Reunião Euro-mediterrânica das Campanhas de Auditoria da Dívida – ICAN
Via Iniciativa para uma Auditoria Cidadã à Dívida
A apresentação das dramáticas situações sociais e económicas na Grécia, Irlanda, Portugal e Espanha dominaram o início dos trabalhos, havendo um grande espírito de solidariedade entre todos os presentes para com os países que vêm sendo esmagados pela Troika e pelos governos tecnocratas ultra-liberais. Está já bem presente entre os representantes dos outros países que o futuro que os aguarda na ausência de respostas colectivas e internacionais é semelhante, estando o Sul da Europa a servir de laboratório para as experiências do liberalismo selvagem. Contrastando com esta situação algo lúgubre, os activistas do Norte de África – estavam representados o Egipto e a Tunísia – apresentavam um optimismo latente e contagiante, decorrentes da sua participação iminente num processo revolucionário que, tendo começado nas Primaveras Árabes do ano passado, hoje os leva à confiança de que é possível construir uma sociedade justa e digna, e para tal a percepção clara dos processos de endividamento do Estado poderá permitir-lhes evoluir num trilho bastante mais seguro e benéfico para as populações.

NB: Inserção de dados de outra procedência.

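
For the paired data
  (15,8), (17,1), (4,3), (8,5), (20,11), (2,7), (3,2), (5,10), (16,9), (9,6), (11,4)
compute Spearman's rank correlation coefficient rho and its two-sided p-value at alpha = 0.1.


Step 1: Rank x and y separately (midranks; no ties here).
rank(x): 15->8, 17->10, 4->3, 8->5, 20->11, 2->1, 3->2, 5->4, 16->9, 9->6, 11->7
rank(y): 8->8, 1->1, 3->3, 5->5, 11->11, 7->7, 2->2, 10->10, 9->9, 6->6, 4->4
Step 2: d_i = R_x(i) - R_y(i); compute d_i^2.
  (8-8)^2=0, (10-1)^2=81, (3-3)^2=0, (5-5)^2=0, (11-11)^2=0, (1-7)^2=36, (2-2)^2=0, (4-10)^2=36, (9-9)^2=0, (6-6)^2=0, (7-4)^2=9
sum(d^2) = 162.
Step 3: rho = 1 - 6*162 / (11*(11^2 - 1)) = 1 - 972/1320 = 0.263636.
Step 4: Under H0, t = rho * sqrt((n-2)/(1-rho^2)) = 0.8199 ~ t(9).
Step 5: Two-sided p-value from the t-distribution with 9 df = 0.433441.
Step 6: alpha = 0.1. fail to reject H0.

rho = 0.2636, p = 0.433441, fail to reject H0 at alpha = 0.1.


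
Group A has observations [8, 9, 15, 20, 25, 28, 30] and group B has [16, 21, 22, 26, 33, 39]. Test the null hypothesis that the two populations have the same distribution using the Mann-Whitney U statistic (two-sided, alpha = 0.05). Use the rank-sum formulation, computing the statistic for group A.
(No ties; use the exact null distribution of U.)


Step 1: Combine and sort all 13 observations; assign midranks.
sorted (value, group): (8,X), (9,X), (15,X), (16,Y), (20,X), (21,Y), (22,Y), (25,X), (26,Y), (28,X), (30,X), (33,Y), (39,Y)
ranks: 8->1, 9->2, 15->3, 16->4, 20->5, 21->6, 22->7, 25->8, 26->9, 28->10, 30->11, 33->12, 39->13
Step 2: Rank sum for X: R1 = 1 + 2 + 3 + 5 + 8 + 10 + 11 = 40.
Step 3: U_X = R1 - n1(n1+1)/2 = 40 - 7*8/2 = 40 - 28 = 12.
       U_Y = n1*n2 - U_X = 42 - 12 = 30.
Step 4: No ties, so the exact null distribution of U (based on enumerating the C(13,7) = 1716 equally likely rank assignments) gives the two-sided p-value.
Step 5: p-value = 0.234266; compare to alpha = 0.05. fail to reject H0.

U_X = 12, p = 0.234266, fail to reject H0 at alpha = 0.05.


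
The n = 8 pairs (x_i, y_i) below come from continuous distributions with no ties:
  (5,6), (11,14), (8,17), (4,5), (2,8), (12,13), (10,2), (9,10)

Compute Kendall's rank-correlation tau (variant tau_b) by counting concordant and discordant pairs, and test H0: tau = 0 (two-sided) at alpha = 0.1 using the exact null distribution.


Step 1: Enumerate the 28 unordered pairs (i,j) with i<j and classify each by sign(x_j-x_i) * sign(y_j-y_i).
  (1,2):dx=+6,dy=+8->C; (1,3):dx=+3,dy=+11->C; (1,4):dx=-1,dy=-1->C; (1,5):dx=-3,dy=+2->D
  (1,6):dx=+7,dy=+7->C; (1,7):dx=+5,dy=-4->D; (1,8):dx=+4,dy=+4->C; (2,3):dx=-3,dy=+3->D
  (2,4):dx=-7,dy=-9->C; (2,5):dx=-9,dy=-6->C; (2,6):dx=+1,dy=-1->D; (2,7):dx=-1,dy=-12->C
  (2,8):dx=-2,dy=-4->C; (3,4):dx=-4,dy=-12->C; (3,5):dx=-6,dy=-9->C; (3,6):dx=+4,dy=-4->D
  (3,7):dx=+2,dy=-15->D; (3,8):dx=+1,dy=-7->D; (4,5):dx=-2,dy=+3->D; (4,6):dx=+8,dy=+8->C
  (4,7):dx=+6,dy=-3->D; (4,8):dx=+5,dy=+5->C; (5,6):dx=+10,dy=+5->C; (5,7):dx=+8,dy=-6->D
  (5,8):dx=+7,dy=+2->C; (6,7):dx=-2,dy=-11->C; (6,8):dx=-3,dy=-3->C; (7,8):dx=-1,dy=+8->D
Step 2: C = 17, D = 11, total pairs = 28.
Step 3: tau = (C - D)/(n(n-1)/2) = (17 - 11)/28 = 0.214286.
Step 4: Exact two-sided p-value (enumerate n! = 40320 permutations of y under H0): p = 0.548413.
Step 5: alpha = 0.1. fail to reject H0.

tau_b = 0.2143 (C=17, D=11), p = 0.548413, fail to reject H0.


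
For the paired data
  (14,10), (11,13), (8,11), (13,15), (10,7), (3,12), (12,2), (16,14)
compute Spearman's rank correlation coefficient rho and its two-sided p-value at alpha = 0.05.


Step 1: Rank x and y separately (midranks; no ties here).
rank(x): 14->7, 11->4, 8->2, 13->6, 10->3, 3->1, 12->5, 16->8
rank(y): 10->3, 13->6, 11->4, 15->8, 7->2, 12->5, 2->1, 14->7
Step 2: d_i = R_x(i) - R_y(i); compute d_i^2.
  (7-3)^2=16, (4-6)^2=4, (2-4)^2=4, (6-8)^2=4, (3-2)^2=1, (1-5)^2=16, (5-1)^2=16, (8-7)^2=1
sum(d^2) = 62.
Step 3: rho = 1 - 6*62 / (8*(8^2 - 1)) = 1 - 372/504 = 0.261905.
Step 4: Under H0, t = rho * sqrt((n-2)/(1-rho^2)) = 0.6647 ~ t(6).
Step 5: Two-sided p-value from the t-distribution with 6 df = 0.530923.
Step 6: alpha = 0.05. fail to reject H0.

rho = 0.2619, p = 0.530923, fail to reject H0 at alpha = 0.05.


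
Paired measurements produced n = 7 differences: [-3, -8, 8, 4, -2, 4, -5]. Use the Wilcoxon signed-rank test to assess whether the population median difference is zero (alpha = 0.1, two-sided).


Step 1: Drop any zero differences (none here) and take |d_i|.
|d| = [3, 8, 8, 4, 2, 4, 5]
Step 2: Midrank |d_i| (ties get averaged ranks).
ranks: |3|->2, |8|->6.5, |8|->6.5, |4|->3.5, |2|->1, |4|->3.5, |5|->5
Step 3: Attach original signs; sum ranks with positive sign and with negative sign.
W+ = 6.5 + 3.5 + 3.5 = 13.5
W- = 2 + 6.5 + 1 + 5 = 14.5
(Check: W+ + W- = 28 should equal n(n+1)/2 = 28.)
Step 4: Test statistic W = min(W+, W-) = 13.5.
Step 5: Ties in |d|, so use the tie-corrected normal approximation.
        E[W] = n(n+1)/4 = 7*8/4 = 14.
        Tie groups: |d|=4 (t=2), |d|=8 (t=2); sum(t^3 - t) = 12.
        Var[W] = n(n+1)(2n+1)/24 - sum(t^3-t)/48 = 840/24 - 12/48 = 34.75.
        z = (W - E[W]) / sqrt(Var[W]) = (13.5 - 14) / 5.8949 = -0.0848.
        Two-sided p = 2*Phi(z) = 0.932405.
Step 6: alpha = 0.1. fail to reject H0.

W+ = 13.5, W- = 14.5, W = min = 13.5, p = 0.932405, fail to reject H0.


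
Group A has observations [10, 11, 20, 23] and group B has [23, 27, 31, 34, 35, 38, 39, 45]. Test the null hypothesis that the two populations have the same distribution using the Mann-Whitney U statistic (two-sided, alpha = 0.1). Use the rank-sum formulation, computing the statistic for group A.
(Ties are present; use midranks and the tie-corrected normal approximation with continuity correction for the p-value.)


Step 1: Combine and sort all 12 observations; assign midranks.
sorted (value, group): (10,X), (11,X), (20,X), (23,X), (23,Y), (27,Y), (31,Y), (34,Y), (35,Y), (38,Y), (39,Y), (45,Y)
ranks: 10->1, 11->2, 20->3, 23->4.5, 23->4.5, 27->6, 31->7, 34->8, 35->9, 38->10, 39->11, 45->12
Step 2: Rank sum for X: R1 = 1 + 2 + 3 + 4.5 = 10.5.
Step 3: U_X = R1 - n1(n1+1)/2 = 10.5 - 4*5/2 = 10.5 - 10 = 0.5.
       U_Y = n1*n2 - U_X = 32 - 0.5 = 31.5.
Step 4: Ties are present, so use the tie-corrected normal approximation (with continuity correction) for the p-value.
Step 5: p-value = 0.010708; compare to alpha = 0.1. reject H0.

U_X = 0.5, p = 0.010708, reject H0 at alpha = 0.1.


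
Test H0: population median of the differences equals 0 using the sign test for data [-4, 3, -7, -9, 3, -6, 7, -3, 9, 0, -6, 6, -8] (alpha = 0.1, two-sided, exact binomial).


Step 1: Discard zero differences. Original n = 13; n_eff = number of nonzero differences = 12.
Nonzero differences (with sign): -4, +3, -7, -9, +3, -6, +7, -3, +9, -6, +6, -8
Step 2: Count signs: positive = 5, negative = 7.
Step 3: Under H0: P(positive) = 0.5, so the number of positives S ~ Bin(12, 0.5).
Step 4: Two-sided exact p-value = sum of Bin(12,0.5) probabilities at or below the observed probability = 0.774414.
Step 5: alpha = 0.1. fail to reject H0.

n_eff = 12, pos = 5, neg = 7, p = 0.774414, fail to reject H0.


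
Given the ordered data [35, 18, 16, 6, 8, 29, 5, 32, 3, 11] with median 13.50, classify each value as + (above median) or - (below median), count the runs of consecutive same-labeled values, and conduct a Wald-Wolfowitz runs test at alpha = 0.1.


Step 1: Compute median = 13.50; label A = above, B = below.
Labels in order: AAABBABABB  (n_A = 5, n_B = 5)
Step 2: Count runs R = 6.
Step 3: Under H0 (random ordering), E[R] = 2*n_A*n_B/(n_A+n_B) + 1 = 2*5*5/10 + 1 = 6.0000.
        Var[R] = 2*n_A*n_B*(2*n_A*n_B - n_A - n_B) / ((n_A+n_B)^2 * (n_A+n_B-1)) = 2000/900 = 2.2222.
        SD[R] = 1.4907.
Step 4: R = E[R], so z = 0 with no continuity correction.
Step 5: Two-sided p-value via normal approximation = 2*(1 - Phi(|z|)) = 1.000000.
Step 6: alpha = 0.1. fail to reject H0.

R = 6, z = 0.0000, p = 1.000000, fail to reject H0.


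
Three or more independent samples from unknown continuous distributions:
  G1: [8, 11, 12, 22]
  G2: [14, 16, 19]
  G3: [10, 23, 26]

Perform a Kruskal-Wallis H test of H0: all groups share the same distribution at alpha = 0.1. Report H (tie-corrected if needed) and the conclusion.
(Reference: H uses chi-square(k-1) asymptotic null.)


Step 1: Combine all N = 10 observations and assign midranks.
sorted (value, group, rank): (8,G1,1), (10,G3,2), (11,G1,3), (12,G1,4), (14,G2,5), (16,G2,6), (19,G2,7), (22,G1,8), (23,G3,9), (26,G3,10)
Step 2: Sum ranks within each group.
R_1 = 16 (n_1 = 4)
R_2 = 18 (n_2 = 3)
R_3 = 21 (n_3 = 3)
Step 3: H = 12/(N(N+1)) * sum(R_i^2/n_i) - 3(N+1)
     = 12/(10*11) * (16^2/4 + 18^2/3 + 21^2/3) - 3*11
     = 0.109091 * 319 - 33
     = 1.800000.
Step 4: No ties, so H is used without correction.
Step 5: Under H0, H ~ chi^2(2); p-value = 0.406570.
Step 6: alpha = 0.1. fail to reject H0.

H = 1.8000, df = 2, p = 0.406570, fail to reject H0.


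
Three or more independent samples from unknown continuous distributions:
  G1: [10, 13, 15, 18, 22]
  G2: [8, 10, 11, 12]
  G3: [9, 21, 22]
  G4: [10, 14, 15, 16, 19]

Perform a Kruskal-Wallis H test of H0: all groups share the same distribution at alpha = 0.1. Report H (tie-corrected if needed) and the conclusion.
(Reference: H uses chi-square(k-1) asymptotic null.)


Step 1: Combine all N = 17 observations and assign midranks.
sorted (value, group, rank): (8,G2,1), (9,G3,2), (10,G1,4), (10,G2,4), (10,G4,4), (11,G2,6), (12,G2,7), (13,G1,8), (14,G4,9), (15,G1,10.5), (15,G4,10.5), (16,G4,12), (18,G1,13), (19,G4,14), (21,G3,15), (22,G1,16.5), (22,G3,16.5)
Step 2: Sum ranks within each group.
R_1 = 52 (n_1 = 5)
R_2 = 18 (n_2 = 4)
R_3 = 33.5 (n_3 = 3)
R_4 = 49.5 (n_4 = 5)
Step 3: H = 12/(N(N+1)) * sum(R_i^2/n_i) - 3(N+1)
     = 12/(17*18) * (52^2/5 + 18^2/4 + 33.5^2/3 + 49.5^2/5) - 3*18
     = 0.039216 * 1485.93 - 54
     = 4.271895.
Step 4: Ties present; correction factor C = 1 - 36/(17^3 - 17) = 0.992647. Corrected H = 4.271895 / 0.992647 = 4.303539.
Step 5: Under H0, H ~ chi^2(3); p-value = 0.230498.
Step 6: alpha = 0.1. fail to reject H0.

H = 4.3035, df = 3, p = 0.230498, fail to reject H0.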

Estabeleceu-se uma nova rede, a ICAN – International Citizen’s Audit Network(Rede Internacional de Auditorias Cidadãs), que procurará manter a informação sobre o desenvolvimento da situação dos países e das auditorias, em circulação acessível num site comum. Identificaram-se além disso alguns pontos de possível acção conjunta e de promoção de iniciativas euro-mediterrânicas contra a austeridade e a chantagem da dívida – tendo sido destacadas as datas do 1.º de Maio (Dia do Trabalhador), 12 e 15 de Maio (manifestações globais promovidas essencialmente pelos movimentos Occupy e Indignados), assim como 16 a 19 de Maio, quando ocorrerá a reunião do Banco Central Europeu em Frankfurt, para a qual estão planeadas manifestações de protesto. Foi ainda proposto um Dia de Acção Global contra a Austeridade e a Dívida, provavelmente durante a Semana de Acção Global contra a Dívida e as Instituições Financeiras Internacionais, de 8 a 15 de Outubro.
Estiveram representados nesta reunião a Alemanha, Bélgica, Egipto, Espanha, França, Grécia, Itália, Irlanda, Polónia, Portugal, Tunísia, e Reino Unido.
A constituição da ICAN é um passo na criação da resposta cidadã e democrática à crise da austeridade, com o objectivo de levar a cabo a necessária exposição pública da realidade das dívidas e processos de endividamento dos estados, da qual deve decorrer a criação clara de uma alternativa política e económica à austeridade que vem aprofundando as crises e já destrói a própria democracia nas sociedades atingidas.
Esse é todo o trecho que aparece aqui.